As if to ensure maximum benefit for ashram/Trust finances, the authorities run a constant campaign to hinder foreigners buying property of any kind outside the ashrams, such as within Sathya Sai Taluk near Puttaparthi or in Whitefield. Since the mid-1980s, at least, ashram officials tell newcomers at information lectures about the many pitfalls of buying property in India. The information is certainly not all incorrect, for few without deep local knowledge and the language can negotiate a secure purchase! The lecturers emphasise that only by donating for an ashram accommodation is one secure, a direct deception, as seen from the above! Further, many 'owners and donors' have left their flats permanently for one and another reason, not least due to the continuing exposé. However, there are no refunds! All know this, and I too, because my wife and I also further willingly donated in full for this vastly over-priced accommodation offer before we became convinced of the truth of the many allegations.

 

 

Prashanthi Nilayam has one golden rule that is never broken by its officials: there can never be a cash refund! This is taken to such lengths that, if one pays in too much for books or other goods by error (whether your error or theirs!), no cash will be returned - however large the sum - but it will in time (and if fully documented) be added to one's credit on a personal account. Money cannot ever be taken out of an account to close it, it must be used! This is how SB's proclamation of neither needing nor ever taking anything from his devotees is followed up in practice! Or doesn't the omniscient God notice or know that this is happening under his nose?

 

 

 

 

Concluding remark 

 

The multi-billion dollar question is not really so much how SB has generated so much wealth - this is after all not so uncommon with Indian swamis and temples. Reputedly the fabulously richest of all temples in Tirupathi, and not far behind it the Jagannath Temple in Puri may perhaps compete for No. 1 spot with SB still. Self-styled 'Baghwan' Sri Rajneesh was the possessor of similar undeclared riches before he was indicted on so many charges in the USA (and sold off his 84 Rolls Royces in Texas in one cheap lot to a dealer, but remained super-rich even after that).

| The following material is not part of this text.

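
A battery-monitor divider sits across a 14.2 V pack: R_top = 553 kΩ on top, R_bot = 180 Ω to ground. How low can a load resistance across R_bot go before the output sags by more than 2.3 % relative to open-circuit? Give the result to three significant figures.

Output resistance R_th = R_top‖R_bot = (553000 × 180)/553200 = 179.9 Ω.
The fractional drop is R_th/(R_th + R_L); requiring this ≤ 0.0230 gives R_L ≥ R_th(1/0.0230 − 1) = 179.9 × 42.48 = 7.64 kΩ.

R_L(min) ≈ 7.64 kΩ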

The Maharishi Mahesh Yogi sect is also rich beyond reckoning, apparently having virtually the economy of a small African country.

 

No, the priceless question remains why SB, who so disdains money and property, through the trust he rules over should be one of the richest persons and biggest property owners in that land of such poverties and sufferings? That he claims to own nothing is a way to disarm gullible believers in him , but is merely a technicality of bookkeeping. Even so, it is all beyond public inspection. One asks whether the money has been truly well-employed, or wasted on too great a scale to build yet more temples and to erect other white elephants, mostly to enhance the fame of SB himself. Questions about the misuse of huge funds expended in building an isolated Super-Specialty Hospital is cogently discussed in Serguei Badaev's overview of the SB Super Specialty Hospitals' wastefulness. If this had not been so, the answer would have been clear and acceptable. Yet the putative fact remains, SB's wealth is used for gaining influence and political power, without any visible beneficial effects on politics or politicians, and rather to the contrary if the current decline of political honesty at all levels in India is considered. It seems unavoidable to conclude that those who think they 'know' the answer - that SB has divinely good plans that no one can fathom - are foundering in flight from the facts, falsehoods and foolishly placed faith.